Морозов Александр
Тимка-почтальон
Александр Морозов
Тимка-почтальон
Когда Тимка-почтальон еще только начинал свой обход, об этом узнавала вся деревня. Места у нас под Калугой тихие, и далеко по берегу слыхать было ворчание и ругательства, с которыми он выходил из просторной деревянной избы, над крыльцом которой пузырилась неровно прибитая жестяная вывеска "Отделение связи".
Собственно, Тимка-почтальон (а по возрасту далеко за шестьдесят, конечно, не Тимка, а Тимофей Степанович, да как-то на деревне так оно за ним и осталось с детства, Тимка да Тимка. И то сказать, были у нас деды и много постарше его) - так вот, Тимка был человек вовсе незлобивый. Даже можно было наоборот сказать: вполне был мягкий и уважительный человек. Работу свою уж годков тридцать, как исполнял, и все это время справно, не высовываясь, иногда даже и с деликатностью некоторой, хотя слова-то этого самого он, верно, и не знал.
А ругался он ругательски только с одним человеком на деревне, с Зинаидой, заведующей нашим почтовым отделением, под началом которой он один только и состоял. И ругался он с ней каждый день в одно и то же время - под вечер, когда выходил на крыльцо почтового отделения с потертой, черного дерматина сумкой на боку, набитой едва не битком, - деревня-то наша пусть не верстами меряна, а все же не мала. О чем ругался Тимка с Зинаидой, про то не знал никто. Да не очень и допытывались, потому что, несмотря на несогласия свои, связь деревни с большими городами держали они прочно. Зинаида и сама в почтарях состарилась, годов, может, на пяток только позже Тимки почтарить начала.

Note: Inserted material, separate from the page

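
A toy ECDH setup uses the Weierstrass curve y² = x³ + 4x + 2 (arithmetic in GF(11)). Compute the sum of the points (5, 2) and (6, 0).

(5, 2) + (6, 0). λ = (0 - 2)/(6 - 5) ≡ 9/1 mod 11. 1⁻¹ ≡ 1 (mod 11), so λ ≡ 9.
  x = λ² - 5 - 6 = 81 - 11 ≡ 4; y = λ·(5 - 4) - 2 ≡ 7. → (4, 7)

(4, 7)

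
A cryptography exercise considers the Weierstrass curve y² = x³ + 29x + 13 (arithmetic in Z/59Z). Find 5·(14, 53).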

Ну, она как женщина грамотная вскорости в начальники вышла, но Тимка не переживал над этим событием, а продолжал разносить по избам кому что предназначит грохочущий мир за лесами и дорогами. Хотя делать это в Отечественную, да и долго после, было занятием не из веселых - уж больно недобрым был грохочущий мир за лесами и дорогами и такие часто посылал вести, что лучше бы уж и никаких не посылал.
Досужие языки утверждали, правда, что не за просто так и не за ловкость какую-то особую уступил Тимка пост начальника Зинаиде, а за новую казенную фуражку - с добротной тульей, из плотной, государственной материи, с невиданно блестящим лакированным козырьком. Фуражка эта действительно появилась на Тимке как-то вдруг, но было ли это результатом его сговора с Зинаидой или просто в области что-то перепутали и прислали в нашу глухомань этакое диво, достойное красоваться на голове разве что начальника крупной железнодорожной станции, - сказать в точности невозможно. Тимка со своей начальницей не любили разговаривать с посторонними на некоторые темы. Не поддерживали они таких разговоров, да и все тут.

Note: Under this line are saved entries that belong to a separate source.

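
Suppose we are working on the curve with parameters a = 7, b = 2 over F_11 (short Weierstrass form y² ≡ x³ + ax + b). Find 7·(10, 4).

O

Write G = (10, 4).
Repeated addition: build up to 7G.
2G: tangent at (10, 4): λ = (3·10² + 7)/(2·4) ≡ 10/8. 8⁻¹ ≡ 7 (mod 11), so λ ≡ 10·7 ≡ 4.
  x = λ² - 10 - 10 = 16 - 20 ≡ 7; y = λ·(10 - 7) - 4 ≡ 8. → (7, 8)
3G: (7, 8) + (10, 4). λ = (4 - 8)/(10 - 7) ≡ 7/3 mod 11. 3⁻¹ ≡ 4 (mod 11) since 3·4 = 12 ≡ 1, so λ ≡ 6.
  x = λ² - 7 - 10 = 36 - 17 ≡ 8; y = λ·(7 - 8) - 8 ≡ 8. → (8, 8)
4G: (8, 8) + (10, 4). λ = (4 - 8)/(10 - 8) ≡ 7/2 mod 11. 2⁻¹ ≡ 6 (mod 11), so λ ≡ 9.
  x = λ² - 8 - 10 = 81 - 18 ≡ 8; y = λ·(8 - 8) - 8 ≡ 3. → (8, 3)
5G: (8, 3) + (10, 4). λ = (4 - 3)/(10 - 8) ≡ 1/2 mod 11. 2⁻¹ ≡ 6 (mod 11), so λ ≡ 6.
  x = λ² - 8 - 10 = 36 - 18 ≡ 7; y = λ·(8 - 7) - 3 ≡ 3. → (7, 3)
6G: (7, 3) + (10, 4). λ = (4 - 3)/(10 - 7) ≡ 1/3 mod 11. 3⁻¹ ≡ 4 (mod 11), so λ ≡ 4.
  x = λ² - 7 - 10 = 16 - 17 ≡ 10; y = λ·(7 - 10) - 3 ≡ 7. → (10, 7)
7G: (10, 7) + (10, 4): same x and y₁ ≡ -y₂, so the sum is the point at infinity.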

А промеж себя все ж таки ругались. До скандалов, конечно, не доходили, как скажем, в продуктовом, где уборщица Маруся чуть ли не через день напивалась розового портвейна и ревела белугой, приткнувшись на лавке у входа. А только чем дальше, тем больше стали примечать на деревне, что Тимка поварчивает на Зинаиду, как лесной ворчун какой. А потом уж и ругаться начал. Потом уж так и привыкли - как слышат у почты Тимкин голос на раздраженных тембрах, так и знают, что он обход начинает. А чего ругался, и не поймешь толком. "Стареет, видно", - решили многие. И правильно, в общем-то, решили. Старел Тимка здорово. На глаз было видать.

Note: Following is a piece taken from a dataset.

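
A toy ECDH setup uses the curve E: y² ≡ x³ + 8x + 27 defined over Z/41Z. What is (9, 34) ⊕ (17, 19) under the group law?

(9, 34) + (17, 19). λ = (19 - 34)/(17 - 9) ≡ 26/8 mod 41. 8⁻¹ ≡ 36 (mod 41), so λ ≡ 34.
  x = λ² - 9 - 17 = 1156 - 26 ≡ 23; y = λ·(9 - 23) - 34 ≡ 23. → (23, 23)

(23, 23)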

Уже давно дали и третий, и четвертый звонок, уже капельдинеры с решительным видом вставали на пути опаздывающих, давая последним понять, сколь презренны они в глазах почтеннейшей публики, уже почтеннейшая публика громом овации встретила любимого маэстро, стремительно пробирающегося к дирижерскому пульту, а у опустевшего подъезда, в молочном свете ламп и хороводе падающего снега, все не расходились надеющиеся на лишний билетик. Надежда, казалось, и не думала покидать их. Вот какой энтузиазм вызывал любимый маэстро у столичной публики, энтузиазм и, естественно, любовь.
И вот, когда адажио, это горное озеро, не замутненное ни единым всплеском страсти, готово было исчерпать себя в цедящих по капле тишину огромного зала движениях дирижерских рук, когда замершие люди в зале, на сцене, у радиоприемников с почти уже невыносимым напряжением ожидали того единственного жеста, который позволит звенящему потоку жизни вырваться на свободу в финальной части симфонии, лицо дирижера стало по цвету не отличимо от его белоснежной манишки.
Подминая собою нотные листы и опрокидывая пюпитр, маэстро стал медленно запаливаться, поворачиваясь всем телом на бок и уже хрипя. И когда, на ходу подхватывая под талию, к нему подскочил первая скрипка, маэстро был уже мертв.